Additionally, the potential for geopolitical interference, such as internet shutdowns or sanctions on key validators, has led China to develop systems, including offline transactioncapabilities and domestic satellite-based internet networks. These measures ensure that the digital yuan remains operational even in scenarios where external actors attempt to disrupt connectivity or access. However, the financial innovation of China, which is the second largest trading partner in the world who took over the US and became the largest trading partner with the EU and India, can definitely threaten the United States and faces profound contradictions in its attempts to maintain dollar hegemony. America's economic model since the 1970s has relied on a self-reinforcing but increasingly unstable triad: dollar supremacy driving financialization, which enabled offshoring industrial capacity, which in turn required deeper dollar dependence to sustain consumption. China's dual challenge as both the world's factory and now a financial architect threatens to collapse this entire structure.
The Chinese Renminbi (RMB) offers developing and socialist economies a crucial lifeline to reduce dependence on the US-dominated financial system, particularly amid escalating geopolitical tensions and economic warfare. By settling trade in RMB instead of dollars, these nations can bypass US sanctions, avoid dollar liquidity crises, and gain access to China's raw material markets and Belt and Road Initiative (BRI) financing. For socialist states like Venezuela and Cuba, as well as developing economies in Africa and Southeast Asia, RMB transactions provide a shield against US financial coercion—whether through exclusion from SWIFT or freezing of dollar reserves.
The Trump-era tariff wars (2018–2020) demonstrated how the US disproportionately harmed developing economies.
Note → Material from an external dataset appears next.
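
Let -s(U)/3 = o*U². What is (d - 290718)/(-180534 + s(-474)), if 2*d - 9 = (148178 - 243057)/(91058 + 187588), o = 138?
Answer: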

When Trump imposed steel, aluminum tariffs and launched the US-China trade war, secondary impacts rippled globally—Brazil's soybean farmers lost Chinese markets temporarily, Vietnam faced US scrutiny for transhipping, and African exporters suffered from disrupted supply chains. Now many of these nations accelerated their interest in RMB-based trade with China as insurance against future US unilateralism. When Biden took over the administration maintained most Trump tariffs, in order to keep the developing economies under their thumb and vulnerable to US policy swings.